A deeper question is whether Dart and this new freedom will really make it easier to get teams together to write big programs. There's no doubt that the careful namespaces and class structure add nice firewalls that prevent collisions. That discipline is something that's bound to help most people.
But can all of the other new features and flexibility help larger teams? In some cases, the syntactical shorthand may sow confusion. In others, the devil-may-care attitude toward typing will leave team members at odds with each other because flexibility isn't always a good idea for keeping people on the same path.
Google Dart: Structure and freedom I've worked on several teams where the leader was a real whip cracker who drafted long lists of annoying rules. Each statement had to be on its own line. Each constant had to start with a certain letter. There could be no chaining of method calls because it made stepping through the code difficult during debugging. Everyone hated the rules and the rule maker, but the code was much more consistent and readable.
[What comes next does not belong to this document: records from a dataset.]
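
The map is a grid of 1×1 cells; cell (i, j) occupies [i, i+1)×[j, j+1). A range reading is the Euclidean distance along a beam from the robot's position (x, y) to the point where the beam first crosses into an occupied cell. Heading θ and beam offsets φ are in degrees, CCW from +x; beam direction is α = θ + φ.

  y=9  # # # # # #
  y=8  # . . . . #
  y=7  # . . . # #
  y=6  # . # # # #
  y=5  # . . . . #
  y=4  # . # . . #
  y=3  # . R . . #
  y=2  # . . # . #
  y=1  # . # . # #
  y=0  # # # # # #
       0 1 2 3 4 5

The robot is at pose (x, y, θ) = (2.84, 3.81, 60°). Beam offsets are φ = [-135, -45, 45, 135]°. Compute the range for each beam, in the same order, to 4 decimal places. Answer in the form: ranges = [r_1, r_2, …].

ranges = [0.8386, 2.2362, 0.1967, 1.9049]

beam 1: φ=-135°, α=285°
  d=(0.2588,-0.9659)  start (2,3)  tX=0.6182 tY=0.8386  stride 1/|dx|=3.8637 1/|dy|=1.0353
    cross x-line → (3,3), t=0.6182
    cross y-line → (3,2), t=0.8386 (wall)
  → r_1 = 0.8386
beam 2: φ=-45°, α=15°
  d=(0.9659,0.2588)  start (2,3)  tX=0.1656 tY=0.7341  stride 1/|dx|=1.0353 1/|dy|=3.8637
    cross x-line → (3,3), t=0.1656
    cross y-line → (3,4), t=0.7341
    cross x-line → (4,4), t=1.2009
    cross x-line → (5,4), t=2.2362 (wall)
  → r_2 = 2.2362
beam 3: φ=45°, α=105°
  d=(-0.2588,0.9659)  start (2,3)  tX=3.2455 tY=0.1967  stride 1/|dx|=3.8637 1/|dy|=1.0353
    cross y-line → (2,4), t=0.1967 (wall)
  → r_3 = 0.1967
beam 4: φ=135°, α=195°
  d=(-0.9659,-0.2588)  start (2,3)  tX=0.8696 tY=3.1296  stride 1/|dx|=1.0353 1/|dy|=3.8637
    cross x-line → (1,3), t=0.8696
    cross x-line → (0,3), t=1.9049 (wall)
  → r_4 = 1.9049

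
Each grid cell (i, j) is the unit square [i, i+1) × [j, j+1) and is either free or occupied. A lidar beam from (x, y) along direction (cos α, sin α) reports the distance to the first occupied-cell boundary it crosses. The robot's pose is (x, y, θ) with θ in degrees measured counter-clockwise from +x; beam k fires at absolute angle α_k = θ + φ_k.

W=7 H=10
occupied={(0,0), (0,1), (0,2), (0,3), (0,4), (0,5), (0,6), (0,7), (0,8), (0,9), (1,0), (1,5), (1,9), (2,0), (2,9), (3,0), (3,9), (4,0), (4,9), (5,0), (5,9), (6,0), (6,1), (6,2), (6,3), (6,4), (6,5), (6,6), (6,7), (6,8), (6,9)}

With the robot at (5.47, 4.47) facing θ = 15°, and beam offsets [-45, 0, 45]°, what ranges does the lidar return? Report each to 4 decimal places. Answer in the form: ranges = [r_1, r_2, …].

ranges = [0.6120, 0.5487, 1.0600]

beam 1: φ=-45°, α=330°
  dir = (cos 330°, sin 330°) = (0.8660, -0.5000); from cell (5,4)
  next x-line at t=0.6120, next y-line at t=0.9400; Δt_x=1.1547, Δt_y=2.0000
    x: enter (6,4) at t=0.6120 ← occupied
  → r_1 = 0.6120
beam 2: φ=0°, α=15°
  dir = (cos 15°, sin 15°) = (0.9659, 0.2588); from cell (5,4)
  next x-line at t=0.5487, next y-line at t=2.0478; Δt_x=1.0353, Δt_y=3.8637
    x: enter (6,4) at t=0.5487 ← occupied
  → r_2 = 0.5487
beam 3: φ=45°, α=60°
  dir = (cos 60°, sin 60°) = (0.5000, 0.8660); from cell (5,4)
  next x-line at t=1.0600, next y-line at t=0.6120; Δt_x=2.0000, Δt_y=1.1547
    y: enter (5,5) at t=0.6120
    x: enter (6,5) at t=1.0600 ← occupied
  → r_3 = 1.0600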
Dart seems to be taking the opposite approach. There are often several ways to say exactly the same thing. Functions are first-class objects and they're tossed everywhere. Constructors take various forms. Of course you can also get your own whip cracker to come up with tough rules and jam them down the throats of the coders, but we can already do that with the existing languages. If anything, Dart is offering more ways for programmers to develop their own secret idioms, then get cheesed off when the other coders can't grok their infinite coolness.